この記事をまとめると
■1台のクルマには数万ものパーツが使われている■大変な作業工程を経てクルマが完成する
■この記事ではクルマ1台を完成させるのにかかる時間について解説
大変な作業工程の積み重ねによって1台のクルマが完成
1台のクルマが完成するまでに、いったいどれくらいの時間がかかるのでしょうか? 小学生の頃に、自動車メーカーの工場見学に行ったよ、という人ならだいたいの様子はわかると思いますが、クルマ1台を作るのは大変な作業工程の積み重ねです。昔より設備が整い、効率アップされて生産能力が上がっているのは確かですが、1台のクルマには数万ものパーツが使われているというから、そうとうな時間がかかりそうですね。
ざっくりと工程を説明すると、まずは「鋼板」という鉄の板を切断し、圧力をかけて車体やドアなどクルマを構成するパーツを作る「プレス」からスタート。

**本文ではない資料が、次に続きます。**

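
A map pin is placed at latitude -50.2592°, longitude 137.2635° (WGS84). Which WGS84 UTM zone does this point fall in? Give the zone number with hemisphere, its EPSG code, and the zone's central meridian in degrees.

Zone 53S (EPSG:32753), central meridian 135°

UTM zone = ⌊(λ + 180)/6⌋ + 1; 137.2635° ∈ [132°, 138°) → zone 53.
Hemisphere: S (φ < 0).
Central meridian λ₀ = 6×53 − 183 = 135°.
EPSG code: 32753.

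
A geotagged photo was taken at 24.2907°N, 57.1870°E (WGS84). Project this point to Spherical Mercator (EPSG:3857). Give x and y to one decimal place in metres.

Web Mercator is spherical with R = a = 6378137 m.
x = R·λ = 6378137 × 0.998101439 = 6366027.720 m.
y = R·ln tan(π/4 + φ/2) = 6378137 × 0.437254859 = 2788871.392 m.

x 6366027.7 m, y 2788871.4 m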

その次に行うのは、「塗装」です。サビ防止や艶出しなどのことも考えられ、何回も塗るのでここも時間がかかりそう。大衆的なクルマは4回程度ですが、高級車になると6~7回以上も塗り重ねるメーカーもあります。そしてこれらの工程と並行して、エンジン製造や足まわり製造などが進行しており、塗装を終えたボディに組み付ける「車体組立」工程へと移ります。エンジンのほかにも窓ガラスやシート、タイヤなど、クルマとして動かせる状態に仕上げていく工程。この後、「完成検査」を経て完成となります。
トヨタはおよそ17~18時間で1台が完成
では、その所要時間はどうなっているかというと、工場や生産台数によってこ多少前後しますが、トヨタではだいたい17~18時間で1台が完成。もちろん、細かなパーツの制作時間は含まれていないので、単純にプレスから完成検査までの所要時間です。どうでしょうか、意外と早い印象もありますね。三菱自動車も同じく約17~18時間とのこと。

日産では、約24時間となっています。日産は本社からほど近い場所にマーチなどコンパクトカーの組み立て工程を行う追浜工場と、エンジン組み立てを行う横浜工場があり、なんと横浜工場は創業時の本社社屋を今も使っていて趣のある雰囲気。その横浜工場での見所のひとつが、GT-Rに搭載されるVR型エンジンの組み立て工程です。他機種とは違い、専用のクリーンルームの中で「匠」と呼ばれる選ばれた作業員だけが携わることができる工程です。気温は23度に保たれ、チリやホコリの侵入を避けるために、加圧式ではなく電動式の工具を使用。しかも、1人が1機の全行程を担当するから責任重大で、見ているこちらにまで緊張感が伝わってくるほどでした。クルマ好きなら一度はナマで見て欲しい工程です。

さて、量産メーカーの制作時間はだいたいつかめましたが、気になるのは超高級車の場合はどうなのかというところ。じつは世界でももっとも贅沢なクルマとの呼び声高い、英国のロールス・ロイスでは、1台を作るのになんと約800時間、1カ月以上もの時間を費やすのだそう。顧客ひとりひとりの要望を聞き入れ、ほぼオーダーメイドの1台を製造していくのがロールス・ロイスですから、やはりとてつもない時間がかかるのですね。だからこそ、日本を代表する建築家・隈研吾氏とコラボしたドーンをお披露目したり、ほかにはないビックリな世界観が貫けるのだと思います。

ということで、時間の長さはもちろん、数万点のパーツと多くの人たちの労力によって作られているクルマたち。そんなことをあらためて感じながらドライブすると、またひと味ちがった喜びが湧いてくるかもしれないですね。